Saturday, May 16, 2009

The Abyss

Feeling calmer, I crawl out of the crevice and move towards the abyss.

I stop at the edge of the plank and look towards the other side. The meadow is the size of an urban back yard with an irregular border of trees enclosing it. Wild blueberry bushes can be seen even from across the chasm and my steady diet of bread and water in the crevice pales in comparison to the imagined taste of these plump blue orbs.

I look back, past my recent abode in the crevice, and see the heavy oak door and beyond it, the table. But there is room for nothing else here, so I steady myself mentally and physically and take the first step onto the plank.

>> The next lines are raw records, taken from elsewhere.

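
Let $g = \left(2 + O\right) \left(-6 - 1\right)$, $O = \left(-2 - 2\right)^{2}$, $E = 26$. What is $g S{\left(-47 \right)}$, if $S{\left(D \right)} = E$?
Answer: $-3276$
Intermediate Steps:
$O = 16$ ($O = \left(-4\right)^{2} = 16$)
$S{\left(D \right)} = 26$
$g = -126$ ($g = \left(2 + 16\right) \left(-6 - 1\right) = 18 \left(-7\right) = -126$)
$g S{\left(-47 \right)} = \left(-126\right) 26 = -3276$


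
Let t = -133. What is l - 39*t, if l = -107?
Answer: 5080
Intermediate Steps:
l - 39*t = -107 - 39*(-133) = -107 + 5187 = 5080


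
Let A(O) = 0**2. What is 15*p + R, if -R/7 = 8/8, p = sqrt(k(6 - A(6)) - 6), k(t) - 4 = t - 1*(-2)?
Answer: -7 + 15*sqrt(6) ≈ 29.742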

After I’ve taken about three steps, I hear a voice say, “You know, you’re never going to be able to do this. You’ve never been good at balancing. You’re going to fall. And think about how much that is going to hurt.”

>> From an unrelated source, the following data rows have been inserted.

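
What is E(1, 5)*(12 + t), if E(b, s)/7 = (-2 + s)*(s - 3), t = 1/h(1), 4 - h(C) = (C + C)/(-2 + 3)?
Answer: 525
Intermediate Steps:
h(C) = 4 - 2*C (h(C) = 4 - (C + C)/(-2 + 3) = 4 - 2*C/1 = 4 - 2*C)
t = 1/2 (t = 1/(4 - 2*1) = 1/(4 - 2) = 1/2 ≈ 0.50000)
E(b, s) = 7*(-3 + s)*(-2 + s) (E(b, s) = 7*((-2 + s)*(s - 3)) = 7*((-2 + s)*(-3 + s)) = 7*((-3 + s)*(-2 + s)) = 7*(-3 + s)*(-2 + s))
E(1, 5)*(12 + t) = (42 - 35*5 + 7*5**2)*(12 + 1/2) = (42 - 175 + 7*25)*(25/2) = (42 - 175 + 175)*(25/2) = 42*(25/2) = 525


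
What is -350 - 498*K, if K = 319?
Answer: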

I recognize this voice. I've spent days, weeks, months trying to quiet my inner saboteur, but that doesn’t make it any easier to not listen. Her voice is so quick to target my weaknesses in the most sensitive spot. I focus my eyes a few steps ahead of me and try to clear my mind. The plank wobbles slightly and fear creeps under my skin, throwing tentacles outward with chilling quickness. Afraid to stop, afraid to turn back, I take another hesitant step and risk a look at the other side.

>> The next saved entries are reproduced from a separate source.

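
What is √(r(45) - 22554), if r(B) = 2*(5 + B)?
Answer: I*√22454 ≈ 149.85*I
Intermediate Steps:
r(B) = 10 + 2*B
√(r(45) - 22554) = √((10 + 2*45) - 22554) = √((10 + 90) - 22554) = √(100 - 22554) = √(-22454) = I*√22454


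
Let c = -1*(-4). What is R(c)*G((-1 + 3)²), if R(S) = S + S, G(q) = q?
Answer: 32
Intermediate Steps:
c = 4
R(S) = 2*S
R(c)*G((-1 + 3)²) = (2*4)*(-1 + 3)² = 8*2² = 8*4 = 32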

Standing there, I see the woman who prepared the table for me. The one who waited on the other side of fear. In a voice so different from the one in my head, she says, “You can do this. You’re almost halfway here. And if you can leave behind the comforts of home, the busy-ness of life, what you think you know and even your fears, you can walk a few more steps to get here. Think of what you've already done to remember what you can do.”

For some reason, the confidence in her voice seems stronger than the desperation of the voice inside my head. While my inner voice continues to insist I will fail, a hint of hysteria creeps in as the voice realizes I do not believe what it is saying. In fact, the inner saboteur doesn’t believe her own words. Like me, she’s heard the complete certainty in the woman’s voice and knows the outcome of the halting steps I have already taken.

And then, the board stills and I advance confidently to the other side, hardly noticing the narrow width my feet traverse.